Kemmerichs für den dritten Wahlgang angekündigte Kandidatur war auch so angelegt, dass er eigentlich nur ein Zählkandidat sein wollte, um pro forma Präsenz zu zeigen. Schließlich hatte er seine Kandidatur mit der Bedingung verknüpft, dass er nur antrete, wenn es neben Ramelow auch noch einen AfD-Kandidaten gäbe. Den gab es. Offenbar hatte er nicht ernsthaft damit gerechnet, dass die AfD-Abgeordneten dennoch geschlossen und diszipliniert taktisch abstimmen und ihn wählen würden.
Nun ist es passiert. Die AfD hat erstmals direkt für einen Regierungswechsel gesorgt. Welche Folgen das bundespolitisch hat, darüber wird nun allenthalben spekuliert. Insbesondere in der CDU wird man sich jetzt fragen, warum man dieses Ergebnis nicht besser mit einem eigenen Ministerpräsidenten aktiv gestaltet hätte, als nun in einer Nebenrolle ins Regieren hineinzustolpern. Stattdessen gibt es einen FDP-Ministerpräsidenten. Es ist zwar nicht der erste FDP-Ministerpräsident der Bundesrepublik – Anfang der fünfziger Jahre war Reinhold Maier ein gutes Jahr lang der erste Ministerpräsident des damals neu zusammengefügten Südwestlandes Baden-Württemberg – aber der erste Ministerpräsident einer Partei, die nur mit knapper Not in den Landtag kam.

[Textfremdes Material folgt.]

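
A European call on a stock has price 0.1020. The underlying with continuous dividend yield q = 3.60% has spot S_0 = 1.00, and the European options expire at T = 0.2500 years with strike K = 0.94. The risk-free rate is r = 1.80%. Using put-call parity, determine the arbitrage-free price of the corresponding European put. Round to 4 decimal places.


Answer: Put price = 0.0467

Derivation:
Put-call parity: C - P = S_0 * exp(-qT) - K * exp(-rT).
S_0 * exp(-qT) = 1.0000 * 0.99104038 = 0.99104038
K * exp(-rT) = 0.9400 * 0.99551011 = 0.93577950
P = C - S*exp(-qT) + K*exp(-rT)
P = 0.1020 - 0.99104038 + 0.93577950 = 0.0467


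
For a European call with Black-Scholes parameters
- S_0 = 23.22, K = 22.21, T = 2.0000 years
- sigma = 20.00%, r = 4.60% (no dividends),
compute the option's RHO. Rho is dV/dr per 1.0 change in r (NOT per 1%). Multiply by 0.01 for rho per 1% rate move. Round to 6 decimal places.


d1 = 0.6239204002; d2 = 0.3410776877
phi(d1) = 0.3283822785; exp(-qT) = 1.0000000000; exp(-rT) = 0.9121051495
N(d2) = 0.6334774511
Rho = K*T*exp(-rT)*N(d2) = 22.2100 * 2.0000 * 0.9121051495 * 0.6334774511 = 25.665789

Answer: Rho = 25.665789


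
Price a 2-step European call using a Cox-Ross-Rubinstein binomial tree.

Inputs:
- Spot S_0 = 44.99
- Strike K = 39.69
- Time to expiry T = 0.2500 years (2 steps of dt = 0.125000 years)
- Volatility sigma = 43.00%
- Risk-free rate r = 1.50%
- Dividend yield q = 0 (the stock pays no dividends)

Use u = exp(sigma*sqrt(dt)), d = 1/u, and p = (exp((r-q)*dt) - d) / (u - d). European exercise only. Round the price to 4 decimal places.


dt = T/N = 0.125000
u = exp(sigma*sqrt(dt)) = 1.164193; d = 1/u = 0.858964
p = (exp((r-q)*dt) - d) / (u - d) = 0.468215
Discount per step: exp(-r*dt) = 0.998127
Stock lattice S(k, i) with i counting down-moves:
  k=0: S(0,0) = 44.9900
  k=1: S(1,0) = 52.3770; S(1,1) = 38.6448
  k=2: S(2,0) = 60.9770; S(2,1) = 44.9900; S(2,2) = 33.1945
Terminal payoffs V(N, i) = max(S_T - K, 0):
  V(2,0) = 21.286964; V(2,1) = 5.300000; V(2,2) = 0.000000
Backward induction: V(k, i) = exp(-r*dt) * [p * V(k+1, i) + (1-p) * V(k+1, i+1)].
  V(1,0) = exp(-r*dt) * [p*21.286964 + (1-p)*5.300000] = 12.761382
  V(1,1) = exp(-r*dt) * [p*5.300000 + (1-p)*0.000000] = 2.476890
  V(0,0) = exp(-r*dt) * [p*12.761382 + (1-p)*2.476890] = 7.278581

Answer: Price = V(0,0) = 7.2786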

Der Thüringer CDU-Chef Mohring hatte nicht den Mut
Die CDU sollte nach dem Willen der Berliner CDU-Führung nicht mit einem eigenen Kandidaten antreten. Der Thüringer CDU-Chef Mohring hatte nicht den Mut, dies gegen den Willen aus Berlin zu tun. Selbst als sich CDU-Politiker anboten, in den Ring zu steigen, lehnte Mohring ab.
Kemmerich hatte seine Kandidatur damit begründet, dass im dritten Wahlgang, in dem eine relative Mehrheit reicht, niemandem zugemutet werden solle, nur zwischen Rechtsaußen und Linksaußen wählen zu können. Wenn man sich der greifbaren Macht schon verweigerte, dann sollte wenigstens ein bürgerliches Fähnchen gezeigt werden.
Offenbar hatte niemand die Gefahr gesehen, dass die AfD-Mandatsträger, trotz eines eigenen Kandidaten geschlossen für Kemmerich stimmen oder die Parteiführer von CDU und FDP glaubten, es würden sich hinreichend eigene Mandatsträger der Stimme enthalten. Doch die wollten – im Gegensatz zu den Funktionären – offenbar lieber eine bürgerliche als eine linke Minderheitsregierung haben und stimmten – bis auf einen – ebenfalls alle für Kemmerich.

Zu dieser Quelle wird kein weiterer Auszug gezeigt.